Binding of AdpA-H to the operator regions of sprT (A) and sprU (B), as determined by gel mobility shift assays. (A) The amounts of AdpA-H used were 0.04 μg (lane 2), 0.2 μg (lane 3), and 0.4 μg (lane 4). Lane 1 is a control to which no AdpA-H was added. The probes used were T1 (positions −448 to +61), T2 (positions −112 to +7), T3 (positions −448 to −61), T4 (positions −34 to +61), T5 (positions −238 to −61), and T6 (positions −448 to −219). AdpA-H was found to bind to a single site, as shown. (B) The amounts of AdpA-H used were the same as in A. The probes used were U1 (positions −444 to +96), U2 (positions −200 to +277), U3 (positions +77 to +566), U4 (positions −444 to −181), U5 (positions −193 to −67), U6 (positions −24 to +277), and U7 (positions −24 to +96). AdpA-H was also found to bind to a single site, as shown.

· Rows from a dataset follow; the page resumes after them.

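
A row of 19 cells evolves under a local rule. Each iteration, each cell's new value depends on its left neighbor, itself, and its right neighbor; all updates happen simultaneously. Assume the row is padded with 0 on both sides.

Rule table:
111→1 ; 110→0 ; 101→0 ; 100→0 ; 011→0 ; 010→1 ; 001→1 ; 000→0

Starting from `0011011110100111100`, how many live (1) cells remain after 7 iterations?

4

iteration 1: 0100001100101011000
iteration 2: 1100010001101000000
iteration 3: 0000110010001000000
iteration 4: 0001000110011000000
iteration 5: 0011001000100000000
iteration 6: 0100011001100000000
iteration 7: 1100100010000000000
count of 1: 4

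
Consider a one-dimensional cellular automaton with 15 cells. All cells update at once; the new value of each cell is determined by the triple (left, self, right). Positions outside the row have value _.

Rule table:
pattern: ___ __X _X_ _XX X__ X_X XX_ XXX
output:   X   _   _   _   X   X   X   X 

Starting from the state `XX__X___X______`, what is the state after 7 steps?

_XX__XX__XXXXXX
__XX__XX__XXXXX
X__XX__XX__XXXX
_X__XX__XX__XXX
__X__XX__XX__XX
X__X__XX__XX__X
_X__X__XX__XX__

_X__X__XX__XX__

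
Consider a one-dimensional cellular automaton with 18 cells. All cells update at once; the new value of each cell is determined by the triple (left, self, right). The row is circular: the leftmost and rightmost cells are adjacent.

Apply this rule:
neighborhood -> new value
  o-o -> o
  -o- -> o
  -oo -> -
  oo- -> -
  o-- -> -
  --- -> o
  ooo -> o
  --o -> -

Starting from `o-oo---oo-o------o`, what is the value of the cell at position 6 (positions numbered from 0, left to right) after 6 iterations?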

Effects of a mutation in the AdpA-binding sites on the promoter activities of sprT and sprU. (A) Mutations were introduced in the AdpA-binding sites for sprT and sprU. The consensus AdpA-binding sequences are underlined. The sequences indicated by bold letters in the consensus sequence were changed to generate a KpnI cleavage sequence. (B) Gel mobility shift assays for determination of AdpA binding to the mutated sequences. Probe TW (positions −162 to +77) contained the intact operator for sprT, and probe TM contained the mutated operator. Probe UW (positions −164 to +76) contained the intact operator for sprU, and probe UM contained the mutated operator. The amounts of AdpA-H used in lanes 1, 2, 3, 4, and 5 were 0, 15, 45, 150, and 300 ng, respectively. (C) Transcriptional analysis of sprT and sprU with mutated AdpA-binding sites by reverse transcription-PCR. RNA was prepared from cells grown at 28°C for 72 h on YMPD agar medium. The primers for reverse transcription were designed within the sequences that were deleted from the chromosome in the ΔsprT and ΔsprU hosts so that only mRNA derived from the plasmids was reverse transcribed into cDNA. After PCR of the cDNA in a total of 25 cycles, the amplified fragments were separated by 2% agarose gel electrophoresis. The lanes for sprT contained 10 μl each of the amplified solution in a total of 100 μl, and the lanes for sprU contained 20 μl each of the same volume of the amplified solution.